An OLED iPad has surfaced in multiple rumors in the past, with a higher-quality display expected to arrive on the tablet line at some point. In a Monday report, it is claimed that a 2024 release could happen.

In a report discussing a 36% year-on-year decline in Apple's iPad panel purchasing volume, Omdia also offers its forecast for future iPad models. In the note seen by AppleInsider, the OLED iPad is on the way in 2024.

According to the report, the OLED tablet will be 11 inches and 12.9 inches in size, matching the existing iPad Pro display sizes. The screens will be supplied by LG Display and Samsung Display, two major screen partners in Apple's supply chain.

A recent supply chain survey advises there could be 10 million OLED iPad panels ordered by Apple in 2024. LG Display would handle 6 million units of both display sizes, while Samsung Display could make 4 million 11-inch versions.

The iPad Pro range isn't the only area where Apple is interested in making display changes. OLED iPad panels may also be adopted by the iPad mini and iPad Air from 2026 onward.
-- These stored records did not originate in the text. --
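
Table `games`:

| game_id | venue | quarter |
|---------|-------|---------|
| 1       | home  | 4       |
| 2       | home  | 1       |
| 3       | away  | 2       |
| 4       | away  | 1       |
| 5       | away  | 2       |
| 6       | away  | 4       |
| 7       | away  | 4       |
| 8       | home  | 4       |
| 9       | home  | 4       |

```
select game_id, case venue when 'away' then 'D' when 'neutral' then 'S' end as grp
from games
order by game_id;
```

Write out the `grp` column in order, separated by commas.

game_id=1: (no match → NULL) → NULL
game_id=2: (no match → NULL) → NULL
game_id=3: venue='away' → D
game_id=4: venue='away' → D
game_id=5: venue='away' → D
game_id=6: venue='away' → D
game_id=7: venue='away' → D
game_id=8: (no match → NULL) → NULL
game_id=9: (no match → NULL) → NULL

NULL, NULL, D, D, D, D, D, NULL, NULL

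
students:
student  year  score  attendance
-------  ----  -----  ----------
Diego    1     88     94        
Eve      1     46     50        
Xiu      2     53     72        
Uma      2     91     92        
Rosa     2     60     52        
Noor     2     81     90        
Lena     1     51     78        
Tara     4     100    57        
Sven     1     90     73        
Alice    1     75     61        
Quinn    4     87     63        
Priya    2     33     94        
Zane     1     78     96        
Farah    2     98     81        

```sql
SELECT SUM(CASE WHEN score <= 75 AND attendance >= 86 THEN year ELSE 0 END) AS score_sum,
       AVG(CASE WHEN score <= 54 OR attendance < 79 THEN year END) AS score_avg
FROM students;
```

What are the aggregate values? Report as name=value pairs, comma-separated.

[score_sum: score <= 75 AND attendance >= 86]
student=Diego: ✗
student=Eve: ✗
student=Xiu: ✗
student=Uma: ✗
student=Rosa: ✗
student=Noor: ✗
student=Lena: ✗
student=Tara: ✗
student=Sven: ✗
student=Alice: ✗
student=Quinn: ✗
student=Priya: ✓ → 2
student=Zane: ✗
student=Farah: ✗
score_sum = 2
—
[score_avg: score <= 54 OR attendance < 79]
student=Diego: ✗
student=Eve: ✓ → 1
student=Xiu: ✓ → 2
student=Uma: ✗
student=Rosa: ✓ → 2
student=Noor: ✗
student=Lena: ✓ → 1
student=Tara: ✓ → 4
student=Sven: ✓ → 1
student=Alice: ✓ → 1
student=Quinn: ✓ → 4
student=Priya: ✓ → 2
student=Zane: ✗
student=Farah: ✗
score_avg = (1 + 2 + 2 + 1 + 4 + 1 + 1 + 4 + 2) / 9 = 2

score_sum=2, score_avg=2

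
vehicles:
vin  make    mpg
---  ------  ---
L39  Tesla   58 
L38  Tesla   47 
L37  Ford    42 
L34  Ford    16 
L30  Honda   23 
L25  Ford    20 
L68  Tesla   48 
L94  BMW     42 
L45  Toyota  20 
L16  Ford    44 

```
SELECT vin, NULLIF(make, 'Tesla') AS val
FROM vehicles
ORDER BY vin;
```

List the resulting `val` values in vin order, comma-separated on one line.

vin=L16: make=Ford vs Tesla: differ → Ford
vin=L25: make=Ford vs Tesla: differ → Ford
vin=L30: make=Honda vs Tesla: differ → Honda
vin=L34: make=Ford vs Tesla: differ → Ford
vin=L37: make=Ford vs Tesla: differ → Ford
vin=L38: make=Tesla vs Tesla: equal → NULL
vin=L39: make=Tesla vs Tesla: equal → NULL
vin=L45: make=Toyota vs Tesla: differ → Toyota
vin=L68: make=Tesla vs Tesla: equal → NULL
vin=L94: make=BMW vs Tesla: differ → BMW

Ford, Ford, Honda, Ford, Ford, NULL, NULL, Toyota, NULL, BMW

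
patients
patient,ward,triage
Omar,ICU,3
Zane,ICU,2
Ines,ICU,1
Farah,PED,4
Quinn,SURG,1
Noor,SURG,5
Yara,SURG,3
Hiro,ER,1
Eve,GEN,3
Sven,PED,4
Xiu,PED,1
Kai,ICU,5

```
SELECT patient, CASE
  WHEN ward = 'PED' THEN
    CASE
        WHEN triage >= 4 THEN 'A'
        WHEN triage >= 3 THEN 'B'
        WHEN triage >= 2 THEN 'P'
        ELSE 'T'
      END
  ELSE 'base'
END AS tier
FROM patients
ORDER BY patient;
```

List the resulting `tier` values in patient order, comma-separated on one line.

patient=Eve: ward='GEN' → outer ELSE → base
patient=Farah: ward='PED' → inner[triage >= 4] → A
patient=Hiro: ward='ER' → outer ELSE → base
patient=Ines: ward='ICU' → outer ELSE → base
patient=Kai: ward='ICU' → outer ELSE → base
patient=Noor: ward='SURG' → outer ELSE → base
patient=Omar: ward='ICU' → outer ELSE → base
patient=Quinn: ward='SURG' → outer ELSE → base
patient=Sven: ward='PED' → inner[triage >= 4] → A
patient=Xiu: ward='PED' → inner[ELSE] → T
patient=Yara: ward='SURG' → outer ELSE → base
patient=Zane: ward='ICU' → outer ELSE → base

base, A, base, base, base, base, base, base, A, T, base, base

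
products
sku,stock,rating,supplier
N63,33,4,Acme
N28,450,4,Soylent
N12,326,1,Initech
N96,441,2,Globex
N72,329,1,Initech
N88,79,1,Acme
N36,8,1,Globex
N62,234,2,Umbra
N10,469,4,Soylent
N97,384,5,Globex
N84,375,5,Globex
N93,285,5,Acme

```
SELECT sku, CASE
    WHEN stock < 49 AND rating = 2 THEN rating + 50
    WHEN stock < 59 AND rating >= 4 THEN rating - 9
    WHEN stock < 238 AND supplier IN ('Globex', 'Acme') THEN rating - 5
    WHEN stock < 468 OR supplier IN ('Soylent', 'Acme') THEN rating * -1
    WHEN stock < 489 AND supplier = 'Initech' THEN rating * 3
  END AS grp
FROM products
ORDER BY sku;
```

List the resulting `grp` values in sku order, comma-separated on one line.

sku=N10: stock < 468 OR supplier IN ('Soylent', 'Acme') → -4
sku=N12: stock < 468 OR supplier IN ('Soylent', 'Acme') → -1
sku=N28: stock < 468 OR supplier IN ('Soylent', 'Acme') → -4
sku=N36: stock < 238 AND supplier IN ('Globex', 'Acme') → -4
sku=N62: stock < 468 OR supplier IN ('Soylent', 'Acme') → -2
sku=N63: stock < 59 AND rating >= 4 → -5
sku=N72: stock < 468 OR supplier IN ('Soylent', 'Acme') → -1
sku=N84: stock < 468 OR supplier IN ('Soylent', 'Acme') → -5
sku=N88: stock < 238 AND supplier IN ('Globex', 'Acme') → -4
sku=N93: stock < 468 OR supplier IN ('Soylent', 'Acme') → -5
sku=N96: stock < 468 OR supplier IN ('Soylent', 'Acme') → -2
sku=N97: stock < 468 OR supplier IN ('Soylent', 'Acme') → -5

-4, -1, -4, -4, -2, -5, -1, -5, -4, -5, -2, -5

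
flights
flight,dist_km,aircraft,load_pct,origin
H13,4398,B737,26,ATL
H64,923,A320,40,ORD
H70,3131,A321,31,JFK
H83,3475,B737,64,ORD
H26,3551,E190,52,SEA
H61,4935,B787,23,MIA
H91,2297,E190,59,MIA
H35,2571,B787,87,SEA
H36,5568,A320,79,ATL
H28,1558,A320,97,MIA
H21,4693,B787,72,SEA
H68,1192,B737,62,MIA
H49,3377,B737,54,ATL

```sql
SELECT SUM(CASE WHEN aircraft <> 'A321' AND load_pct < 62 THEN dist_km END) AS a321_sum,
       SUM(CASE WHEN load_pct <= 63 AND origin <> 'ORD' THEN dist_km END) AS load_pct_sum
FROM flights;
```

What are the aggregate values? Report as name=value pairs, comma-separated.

[a321_sum: aircraft <> 'A321' AND load_pct < 62]
flight=H13: ✓ → 4398
flight=H64: ✓ → 923
flight=H70: ✗
flight=H83: ✗
flight=H26: ✓ → 3551
flight=H61: ✓ → 4935
flight=H91: ✓ → 2297
flight=H35: ✗
flight=H36: ✗
flight=H28: ✗
flight=H21: ✗
flight=H68: ✗
flight=H49: ✓ → 3377
a321_sum = 4398 + 923 + 3551 + 4935 + 2297 + 3377 = 19481
—
[load_pct_sum: load_pct <= 63 AND origin <> 'ORD']
flight=H13: ✓ → 4398
flight=H64: ✗
flight=H70: ✓ → 3131
flight=H83: ✗
flight=H26: ✓ → 3551
flight=H61: ✓ → 4935
flight=H91: ✓ → 2297
flight=H35: ✗
flight=H36: ✗
flight=H28: ✗
flight=H21: ✗
flight=H68: ✓ → 1192
flight=H49: ✓ → 3377
load_pct_sum = 4398 + 3131 + 3551 + 4935 + 2297 + 1192 + 3377 = 22881

a321_sum=19481, load_pct_sum=22881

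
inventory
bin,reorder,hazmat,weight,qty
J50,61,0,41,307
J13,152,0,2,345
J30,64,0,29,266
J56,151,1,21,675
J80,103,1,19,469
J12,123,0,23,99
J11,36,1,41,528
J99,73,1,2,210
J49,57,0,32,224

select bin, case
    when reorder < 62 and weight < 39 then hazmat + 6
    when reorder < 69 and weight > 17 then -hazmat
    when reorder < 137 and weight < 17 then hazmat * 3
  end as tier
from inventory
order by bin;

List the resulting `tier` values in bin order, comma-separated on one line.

-1, NULL, NULL, 0, 6, 0, NULL, NULL, 3

bin=J11: reorder < 69 and weight > 17 → -1
bin=J12: (no match → NULL) → NULL
bin=J13: (no match → NULL) → NULL
bin=J30: reorder < 69 and weight > 17 → 0
bin=J49: reorder < 62 and weight < 39 → 6
bin=J50: reorder < 69 and weight > 17 → 0
bin=J56: (no match → NULL) → NULL
bin=J80: (no match → NULL) → NULL
bin=J99: reorder < 137 and weight < 17 → 3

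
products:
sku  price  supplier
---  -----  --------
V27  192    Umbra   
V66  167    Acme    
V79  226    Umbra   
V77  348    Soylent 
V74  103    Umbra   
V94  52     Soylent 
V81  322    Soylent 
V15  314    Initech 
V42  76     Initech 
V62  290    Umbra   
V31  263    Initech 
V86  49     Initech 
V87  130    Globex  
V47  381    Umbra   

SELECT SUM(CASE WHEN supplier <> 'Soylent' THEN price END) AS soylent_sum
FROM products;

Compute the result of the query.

2191

sku=V27: ✓ → 192
sku=V66: ✓ → 167
sku=V79: ✓ → 226
sku=V77: ✗
sku=V74: ✓ → 103
sku=V94: ✗
sku=V81: ✗
sku=V15: ✓ → 314
sku=V42: ✓ → 76
sku=V62: ✓ → 290
sku=V31: ✓ → 263
sku=V86: ✓ → 49
sku=V87: ✓ → 130
sku=V47: ✓ → 381
soylent_sum = 192 + 167 + 226 + 103 + 314 + 76 + 290 + 263 + 49 + 130 + 381 = 2191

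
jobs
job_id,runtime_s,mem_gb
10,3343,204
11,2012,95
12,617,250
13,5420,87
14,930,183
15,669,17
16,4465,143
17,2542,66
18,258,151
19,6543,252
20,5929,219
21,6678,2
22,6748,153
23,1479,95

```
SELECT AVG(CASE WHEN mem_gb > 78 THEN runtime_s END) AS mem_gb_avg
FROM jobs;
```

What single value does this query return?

job_id=10: ✓ → 3343
job_id=11: ✓ → 2012
job_id=12: ✓ → 617
job_id=13: ✓ → 5420
job_id=14: ✓ → 930
job_id=15: ✗
job_id=16: ✓ → 4465
job_id=17: ✗
job_id=18: ✓ → 258
job_id=19: ✓ → 6543
job_id=20: ✓ → 5929
job_id=21: ✗
job_id=22: ✓ → 6748
job_id=23: ✓ → 1479
mem_gb_avg = (3343 + 2012 + 617 + 5420 + 930 + 4465 + 258 + 6543 + 5929 + 6748 + 1479) / 11 = 3431.2727272727

3431.2727272727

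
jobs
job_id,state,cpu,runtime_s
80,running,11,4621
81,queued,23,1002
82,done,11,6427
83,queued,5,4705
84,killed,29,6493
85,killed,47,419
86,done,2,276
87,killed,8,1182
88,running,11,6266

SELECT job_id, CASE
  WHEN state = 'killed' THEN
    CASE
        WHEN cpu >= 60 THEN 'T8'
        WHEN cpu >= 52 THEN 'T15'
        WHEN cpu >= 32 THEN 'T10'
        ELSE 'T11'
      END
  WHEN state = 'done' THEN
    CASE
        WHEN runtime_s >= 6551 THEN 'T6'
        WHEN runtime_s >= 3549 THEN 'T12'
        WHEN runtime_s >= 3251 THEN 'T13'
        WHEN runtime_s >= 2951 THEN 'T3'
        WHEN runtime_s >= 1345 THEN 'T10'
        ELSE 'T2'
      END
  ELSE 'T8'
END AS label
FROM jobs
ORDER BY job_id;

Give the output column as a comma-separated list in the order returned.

job_id=80: state='running' → outer ELSE → T8
job_id=81: state='queued' → outer ELSE → T8
job_id=82: state='done' → inner[runtime_s >= 3549] → T12
job_id=83: state='queued' → outer ELSE → T8
job_id=84: state='killed' → inner[ELSE] → T11
job_id=85: state='killed' → inner[cpu >= 32] → T10
job_id=86: state='done' → inner[ELSE] → T2
job_id=87: state='killed' → inner[ELSE] → T11
job_id=88: state='running' → outer ELSE → T8

T8, T8, T12, T8, T11, T10, T2, T11, T8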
Omdia claims follow after a rumor from September 4 that Apple will revamp the iPad Pro lineup in early 2024 with an OLED display and a new 4TB capacity option. One day later, a DigiTimes report echoed the early 2024 claim.

Back in July, the narrative of a 2024 OLED iPad Pro release was still seemingly possible, with the displays using an LTPO TFT and hybrid OLED design.

The report also covered forecasts on purchasing, with Apple's iPad panel volume orders estimated to drop 36% year-on-year in 2023 to 45.4 million units, which would make it the lowest yearly shipment since 2020.

Demand for the current iPad Pro models in 2023 is expected to endure a "big decline" compared to previous years, with the blame leveled on the fact that high-priced and high-end hardware is harder to sell during a global economic recession.